Per capire le dimensioni della crisi in Asia - spiegano ad Assica - basti pensare che in Cina sono presenti 440 milioni di maiali e che questa epidemia ha abbattuto in pochi mesi il patrimonio suinicolo cinese di oltre il 20%. Un danno quindi ingente e non paragonabile a nessuna altra situazione verificatasi precedentemente.

In un mercato come quello europeo caratterizzato da consumi deboli (le prime stime della Commissione parlano di un -1,4% nel 2019) e da una produzione di carne suina stabile - aggiungono all'associazione degli industriali delle carni - è difficile immaginare dinamiche dei prezzi più favorevoli almeno fino al 2020, quando la produzione di carni suine dovrebbe tornare a crescere, compensando almeno in parte la maggiore domanda estera.

Le preoccupazioni degli industriali italiani sono legate al fatto che in un quadro caratterizzato da prezzi della materia prima elevati e da consumi interni deboli a soffrire saranno soprattutto Paesi caratterizzati da una più spiccata vocazione per la trasformazione come appunto l'Italia.

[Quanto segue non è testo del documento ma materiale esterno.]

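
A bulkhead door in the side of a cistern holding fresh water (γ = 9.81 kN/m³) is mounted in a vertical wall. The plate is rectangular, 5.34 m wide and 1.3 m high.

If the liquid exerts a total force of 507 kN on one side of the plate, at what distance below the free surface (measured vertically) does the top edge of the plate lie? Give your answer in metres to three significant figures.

d_top ≈ 6.79 m

γ = 9.81 kN/m³.
A = 5.34 × 1.3 = 6.942 m².
From F = γ·h_c·A, the centroid depth is h_c = 507/(9.81 × 6.942) = 7.44482 m.
The centroid lies 1.3/2 = 0.65 m below the top edge, so the top edge sits at h_top = 7.44482 − 0.65 = 6.79482 m below the surface.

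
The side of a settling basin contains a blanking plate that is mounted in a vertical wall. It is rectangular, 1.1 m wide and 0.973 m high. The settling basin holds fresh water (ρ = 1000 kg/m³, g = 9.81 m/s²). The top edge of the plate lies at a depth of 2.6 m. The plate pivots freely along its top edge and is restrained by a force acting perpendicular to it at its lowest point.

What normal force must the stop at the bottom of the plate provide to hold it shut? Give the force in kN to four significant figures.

P ≈ 17.05 kN

γ = ρg = 1000 × 9.81 = 9810 N/m³ = 9.81 kN/m³.
The centroid lies 0.973/2 = 0.4865 m below the top edge, so the centroid depth is h_c = 2.6 + 0.4865 = 3.0865 m.
A = 1.1 × 0.973 = 1.0703 m².
Resultant F = γ·h_c·A = 9.81 × 3.0865 × 1.0703 = 32.4071 kN.
I_c = b·h³/12 = 1.1 × 0.973³/12 = 0.0844403 m⁴.
Centre of pressure: y_p = y_c + I_c/(y_c·A) = 3.0865 + 0.0844403/(3.0865 × 1.0703) = 3.0865 + 0.025561 = 3.11206 m along the plane.
The resultant acts 0.4865 + 0.025561 = 0.512061 m (along the plate) below the hinge at the top edge, so the moment about the hinge is M = F × 0.512061 = 32.4071 × 0.512061 = 16.5944 kN·m.
A normal force at the bottom, 0.973 m from the hinge, must supply this moment: P = 16.5944/0.973 = 17.0549 kN.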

«Per l'industria di trasformazione il costo della materia prima – aggiunge ancora Levoni - rappresenta in genere circa il 50% e in alcuni casi il 75% del costo totale di produzione. Incrementi come quelli che si stanno registrando, +40% da marzo a oggi, rischiano, se non riconosciuti, di mandare in tilt il sistema. L'industria manifatturiera appare in questo momento compressa fra i prezzi alti della materia prima e le richieste di contenimento dei prezzi di vendita per sostenere i consumi. Queste condizioni mettono seriamente a rischio non solo l'eccellenza qualitativa delle nostre produzioni di salumeria, ma la continuità stessa delle produzioni e la stabilità produttiva dei salumifici e in ultima istanza dell'intera filiera di produzione. Insomma le dinamiche in corso suggeriscono la necessità di procedere urgentemente ad un confronto con tutte le componenti della filiera - dall'allevatore al consumatore - affinché venga preservata la qualità di un patrimonio ricco di cultura, tradizioni e storia come quello rappresentato dalla grande varietà dei salumi italiani».